Bruce Chatwin era un gran camminatore. E uno scrittore capace di affabulare, incantare con le sue storie di viaggi e paesi. Senza lasciarsi mai sfuggire l’estetica degli oggetti d’arte, a cui era morbosamente legato. Nomade inquieto (non a caso scrisse un libro intitolato “Anatomia dell’irrequietezza”), viaggiatore instancabile, considerava la casa “un luogo dove appendere il cappello”. Ancora oggi, anni dopo la sua morte (morì di Aids nel 1989), di lui resta una testimonianza preziosa, d’arte, vita, di nomadismo geografico e interiore. Gli amanti del viaggio e della letteratura amano i libri di questo “pazzo esploratore”, come lui stesso si definiva, che viaggiò dall’Australia alla Patagonia raccontando storie di ogni tipo. Sì, Chatwin viaggiava, narrava, e fra le cose che più adorava c’era il camminare.

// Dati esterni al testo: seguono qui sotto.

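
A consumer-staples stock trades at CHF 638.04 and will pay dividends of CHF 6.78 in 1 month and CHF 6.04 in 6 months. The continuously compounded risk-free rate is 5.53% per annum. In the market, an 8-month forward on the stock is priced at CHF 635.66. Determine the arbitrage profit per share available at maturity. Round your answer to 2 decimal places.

CHF 13.24 per share

PV(dividends) I = 6.78·e^(−0.0553·1/12) + 6.04·e^(−0.0553·6/12) = 12.6241
Fair forward F* = (S − I)·e^(rT) = (638.04 − 12.6241)·e^0.036867 = 625.4159 × 1.037555 = 648.9034
Market CHF 635.66 < fair 648.9034: forward underpriced → reverse cash-and-carry (short the stock, invest proceeds at r, pay the dividends, go long the forward).
Profit at T = |F_mkt − F*| = |635.66 − 648.9034| = CHF 13.24 per share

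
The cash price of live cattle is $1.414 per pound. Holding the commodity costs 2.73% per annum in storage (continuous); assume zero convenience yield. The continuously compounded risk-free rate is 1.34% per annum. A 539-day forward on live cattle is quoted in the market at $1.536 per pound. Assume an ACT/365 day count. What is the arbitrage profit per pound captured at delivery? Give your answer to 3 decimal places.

$0.034 per pound

Fair forward: F* = S·e^(carry·T), with carry = (r + u) = 0.0134 + 0.0273 = 0.0407
F* = 1.414 · e^(0.0407 × 539/365) = 1.414 · e^0.060102 = 1.414 × 1.061945 = $1.5016
Market $1.536 > fair $1.5016: forward overpriced → cash-and-carry (buy spot, short the forward).
At maturity, profit = |F_mkt − F*| = |1.536 − 1.5016| = $0.034 per pound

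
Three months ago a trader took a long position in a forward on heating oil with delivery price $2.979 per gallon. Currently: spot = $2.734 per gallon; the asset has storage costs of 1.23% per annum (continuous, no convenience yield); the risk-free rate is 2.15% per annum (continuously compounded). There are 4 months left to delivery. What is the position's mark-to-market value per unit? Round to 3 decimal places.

Current fair forward for the remaining 4 months: F = S·e^((r + u)·T), (r + u) = 0.0215 + 0.0123 = 0.0338
F = 2.734 · e^(0.0338 × 4/12) = 2.734 × 1.011330 = 2.7650
Value of long forward = (F − K)·e^(−rT) = (2.7650 − 2.979) · e^(−0.0215·4/12)
= -0.2140 × 0.992859 = -0.212

-$0.212 per gallon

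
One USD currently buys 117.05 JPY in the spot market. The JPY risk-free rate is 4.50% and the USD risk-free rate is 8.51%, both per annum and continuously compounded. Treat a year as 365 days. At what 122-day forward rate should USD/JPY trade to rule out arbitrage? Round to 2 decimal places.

115.49

F = S·e^((r_JPY − r_USD)T) = 117.05 · e^((0.0450 − 0.0851) × 122/365)
= 117.05 · e^-0.013403 = 117.05 × 0.986686
F = 115.49 JPY per USD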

Camminare, sempre. “I pensieri più belli li ho avuti camminando”, scrisse su uno dei suoi preziosi taccuini. “Anatomia dell’irrequietezza” e “Le vie dei canti” sono un inno al camminare, al muoversi a piedi, senza mezzi (un po’ come Terzani che scoprì la bellezza di viaggi senza aereo, fatti solo in treno o in barca).
Scrittori, viaggiatori. Cosa hanno in comune lo scrivere e il camminare? Sono entrambi “esercizi dell’anima” perché ci pongono in un contatto profondo con noi stessi, con le nostre parti più intime.
A patto però che lo facciamo da soli. “Scrivere a quattro mani” mi ha sempre inquietato, perché la scrittura esige una voce sola, se vuole scavare in profondità. Se le “quattro mani” compongono invece due sezioni del libro opportunamente separate, la cosa è diversa. Così come anche il viaggio: il vero viaggiatore è sempre solo. Viaggiare soli implica la conoscenza di parti inesplorate di sé, così come lo scrivere. E, mentre si viaggia, di solito si cammina molto, a piedi, per osservare bene ciò che incontriamo.
Camminare vuol dire scoprire, scoprirsi. Fa bene al corpo ma fa bene sopratutto all’anima. Chatwin sosteneva che i bambini delle tribù nomadi piangono molto meno dei nostri bambini: portati sempre in giro dalla mamma che li fa dondolare mentre si muove (sono infilati all’interno di una sorta di sacco portato addosso), placano le loro tensioni muovendosi in continuazione. E il movimento cura, addolcisce, tempra. Camminare può diventare una vera e propria meditazione, se lasciamo che la mente segua un po’ di disimpegno lasciandosi andare al movimento. “Passeggiavo per le strade di Buenos Aires in una serenissima vacanza della mente”, scriveva Borges in un racconto.
Ma camminare può essere anche una meravigliosa, incredibile fonte di ispirazione. Chi scrive infatti spesso ha l’ispirazione proprio mentre è in movimento, per questo è bene portare sempre con sé un taccuino per annotare le parole che sbocciano dentro. Scrivere, camminare. Due momenti apparentemente opposti (uno dinamico, l’altro sedentario) che in realtà hanno in comune l’esplorazione delle mappe interiori, e l’incanto del contatto con sé stessi. Chatwin è un ottimo esempio di questa felice danza della creazione, dell’immaginazione, della ricerca e scoperta di noi, e dunque del mondo che ci fa da specchio.